O Confronto de direitos fundamentais nos comentários de Sheherazade



O Ministério Público opinou pela denúncia contra o SBT pelos comentários de Rachel Sheherazade no caso do menino amarrado em um poste no Rio de Janeiro. 

A ação ainda não foi aceita por um juiz, mas as redes sociais já dão uma enorme repercussão à decisão do Ministério Público.

Trata-se de um tema polêmico que envolve Direitos Fundamentais de partes contrárias.

A liberdade de expressão da jornalista é o argumento a favor da apresentadora do SBT. A alegação contrária gira em torno dos limites dessa liberdade.
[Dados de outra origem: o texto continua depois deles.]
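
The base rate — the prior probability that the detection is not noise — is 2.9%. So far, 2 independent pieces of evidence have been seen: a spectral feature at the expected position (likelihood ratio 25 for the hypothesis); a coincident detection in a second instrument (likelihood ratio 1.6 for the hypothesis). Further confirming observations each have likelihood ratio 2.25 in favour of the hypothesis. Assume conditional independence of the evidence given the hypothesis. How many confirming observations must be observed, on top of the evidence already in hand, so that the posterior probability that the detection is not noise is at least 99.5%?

Prior odds = 0.029/0.971 = 29/971.
Combined Bayes factor of the evidence already in hand = 25 × 1.6 = 40.
Odds after that evidence = (29/971) × 40 = 1160/971.
Target odds = 0.995/0.005 = 199.
Need 2.25ⁿ ≥ 199 ÷ (1160/971) = 193229/1160.
2.25⁶ = 531441/4096 falls short of 193229/1160 but 2.25⁷ = 4782969/16384 reaches it, so n = 7.

7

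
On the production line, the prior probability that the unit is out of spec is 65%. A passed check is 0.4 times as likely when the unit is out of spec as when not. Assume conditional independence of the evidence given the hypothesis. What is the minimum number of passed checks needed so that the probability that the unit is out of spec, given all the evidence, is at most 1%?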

Esses limites começam quando a comunicação afeta os Direitos Fudamentais de terceiros – direito à vida, dignidade, privacidade, honra, etc.

Certo. Considerando que o MP entrou com ação contra as declarações de Rachel, é possível deduzir que o órgão não vê possibilidade de enquadrar o caso nos limites da liberdade de expressão.

A questão-chave, portanto, é determinar se as declarações de Rachel afetaram ou não os direitos de terceiros.

Para isso, é aconselhável lembrar que o jornalismo tem o papel de formar a opinião pública.

Não existem dúvidas de que as publicações da imprensa condicionam o imaginário e as 
opiniões da sociedade. Assim sendo, o jornalismo é uma profissão que envolve enorme responsabilidade.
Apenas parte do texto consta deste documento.